自分の望みを受け入れてくれるのか。それとも嫌悪の情をもって拒否されるのか。

期待と不安に揺れて炯々とする良雄の目が夜の闇に光る。

「 波川くん… 」

奈津子がくぐもった声で口を開く。

「 私は、あなたに抱かれるわけにはいかない…。 」

良雄の心に深く鋭いヒビが入る。

そのヒビを優しくいたわるように、奈津子は良雄の頬にそっと暖かい手を添える。

「 ゴメンね…あなたをそんなにしてしまったのは私だものね…。 」

その言葉を聞いて良雄は泣きそうになる。

(嫌だ…謝ってほしくなんかない!)

良雄は落ち込む己の心に鞭打って言葉を口から搾り出す。

「 なんでですか?好きな人を抱きたいと思うのは、いけないことですか?先生、先生の本当の気持ちを聞かせてよ。 」

良雄の切実な思いに触れ、奈津子は悲しそうに目を細める。

「 好きだよ…波川くん、あなたのことが。

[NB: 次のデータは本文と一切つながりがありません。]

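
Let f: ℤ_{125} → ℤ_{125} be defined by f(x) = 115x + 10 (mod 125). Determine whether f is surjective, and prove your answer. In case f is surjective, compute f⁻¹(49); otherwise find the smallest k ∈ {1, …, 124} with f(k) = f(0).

Since gcd(115, 125) = 5, we have 115x ≡ 0 (mod 5) for all x, so f(x) ≡ 0 (mod 5).
But 1 ≢ 0 (mod 5), so 1 ∈ ℤ_{125} has no preimage. Hence f is not surjective.
Since f is not surjective, we find the least positive k with f(k) = f(0): this means 115k ≡ 0 (mod 125), i.e. 125 ∣ 115k. Since gcd(115, 125) = 5, dividing through by 5 this holds exactly when 25 ∣ 23k, and as gcd(23, 25) = 1, exactly when 25 ∣ k.
The smallest positive such k is 25.

25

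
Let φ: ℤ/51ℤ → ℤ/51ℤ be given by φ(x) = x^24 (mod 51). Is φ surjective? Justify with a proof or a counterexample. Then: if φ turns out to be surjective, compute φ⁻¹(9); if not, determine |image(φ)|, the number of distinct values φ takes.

φ(1) = 1^24 = 1.
φ(2): Repeated squaring mod 51: 2^1 ≡ 2, 2^2 ≡ 2² = 4, 2^4 ≡ 4² = 16, 2^8 ≡ 16² = 256 ≡ 1, 2^16 ≡ 1² = 1. Since 24 = 16 + 8, 2^24 ≡ 1·1: 1·1 = 1. So 2^24 ≡ 1 (mod 51).
So φ(1) = φ(2) = 1 while 1 ≠ 2, hence φ is not injective.
A non-injective map from the 51-element set ℤ/51ℤ to itself takes at most 50 distinct values, so it cannot be surjective. Therefore φ is not surjective.
Since φ is not surjective, we determine |image(φ)|. Computing x^24 mod 51 for each x (by repeated squaring, reducing mod 51 at every step), the values φ(0), φ(1), …, φ(50) are: 0, 1, 1, 33, 1, 16, 33, 16, 1, 18, 16, 16, 33, 1, 16, 18, 1, 34, 18, 1, 16, 18, 16, 16, 33, 1, 1, 33, 16, 16, 18, 16, 1, 18, 34, 1, 18, 16, 1, 33, 16, 16, 18, 1, 16, 33, 16, 1, 33, 1, 1.
The distinct values are {0, 1, 16, 18, 33, 34}; there are 6 of them.

6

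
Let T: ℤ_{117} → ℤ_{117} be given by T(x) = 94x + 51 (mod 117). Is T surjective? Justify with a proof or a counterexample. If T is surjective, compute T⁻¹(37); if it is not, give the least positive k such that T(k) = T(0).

Since gcd(94, 117) = 1, 94 is invertible modulo 117. Euclid's algorithm: 117 = 1·94 + 23, 94 = 4·23 + 2, 23 = 11·2 + 1; back-substituting gives 1 = 61·94 − 49·117, so 94⁻¹ ≡ 61 (mod 117).
Then y ↦ 61(y − 51) is a two-sided inverse to T, so every y ∈ ℤ_{117} has a preimage.
Hence T is surjective.
Since T is surjective, we find T⁻¹(37): we need 94x ≡ 37 − 51 ≡ 103 (mod 117). Using 94⁻¹ = 61: x ≡ 61·103 = 6283 = 53·117 + 82, so x = 82.
Check: T(82) = 94·82 + 51 = 7759 = 66·117 + 37 ≡ 37 (mod 117).

82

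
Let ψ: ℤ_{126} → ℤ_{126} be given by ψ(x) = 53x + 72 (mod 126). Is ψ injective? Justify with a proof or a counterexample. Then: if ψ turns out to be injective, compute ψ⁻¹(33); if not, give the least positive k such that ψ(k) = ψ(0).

By definition, ψ is injective when ψ(x_1) = ψ(x_2) forces x_1 = x_2.
If ψ(x_1) = ψ(x_2), then 53x_1 ≡ 53x_2 (mod 126). Because gcd(53, 126) = 1, we may cancel 53 to get x_1 ≡ x_2 (mod 126).
So ψ is injective.
We now compute 53⁻¹ mod 126 explicitly. Euclid's algorithm: 126 = 2·53 + 20, 53 = 2·20 + 13, 20 = 1·13 + 7, 13 = 1·7 + 6, 7 = 1·6 + 1; back-substituting gives 1 = 107·53 − 45·126, so 53⁻¹ ≡ 107 (mod 126).
Since ψ is injective, we compute ψ⁻¹(33): solve 53x + 72 ≡ 33 (mod 126), i.e. 53x ≡ 87 (mod 126).
Multiplying by 53⁻¹ = 107 gives x ≡ 107·87 = 9309 = 73·126 + 111 ≡ 111 (mod 126).
Check: ψ(111) = 53·111 + 72 = 5955 = 47·126 + 33 ≡ 33 (mod 126).

111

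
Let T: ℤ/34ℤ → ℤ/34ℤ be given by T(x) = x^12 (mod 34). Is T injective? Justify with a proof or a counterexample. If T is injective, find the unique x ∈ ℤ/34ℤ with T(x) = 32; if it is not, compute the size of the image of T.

T(3): Repeated squaring mod 34: 3^1 ≡ 3, 3^2 ≡ 3² = 9, 3^4 ≡ 9² = 81 ≡ 13, 3^8 ≡ 13² = 169 ≡ 33. Since 12 = 8 + 4, 3^12 ≡ 33·13: 33·13 = 429 ≡ 21. So 3^12 ≡ 21 (mod 34).
T(5): Repeated squaring mod 34: 5^1 ≡ 5, 5^2 ≡ 5² = 25, 5^4 ≡ 25² = 625 ≡ 13, 5^8 ≡ 13² = 169 ≡ 33. Since 12 = 8 + 4, 5^12 ≡ 33·13: 33·13 = 429 ≡ 21. So 5^12 ≡ 21 (mod 34).
So T(3) = T(5) = 21 while 3 ≠ 5, so T is not injective.
Since T is not injective, we determine |image(T)|. Computing x^12 mod 34 for each x (by repeated squaring, reducing mod 34 at every step), the values T(0), T(1), …, T(33) are: 0, 1, 16, 21, 18, 21, 30, 13, 16, 33, 30, 13, 4, 1, 4, 33, 18, 17, 18, 33, 4, 1, 4, 13, 30, 33, 16, 13, 30, 21, 18, 21, 16, 1.
The distinct values are {0, 1, 4, 13, 16, 17, 18, 21, 30, 33}; there are 10 of them.

10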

だから、あなたの望み通り、ホテルには行く。 」

(え…?)

奈津子の意外な言葉に、良雄は目を見張る。

奈津子が続けて言う。

「 ホテルには行くの。でも、最後まではしないからね? 」

(え…それはつまり、また口や手で…ってこと!?)

言葉を発せずに困惑する良雄に構わず、奈津子は車のエンジンをかける。

そんな奈津子の横顔を睨みつけながら、良雄は秘かに決意を固める。

(そうはいかない…今日こそ俺は、先生を自分のものにする。)

車は雨に濡れるアスファルトへと走り出した。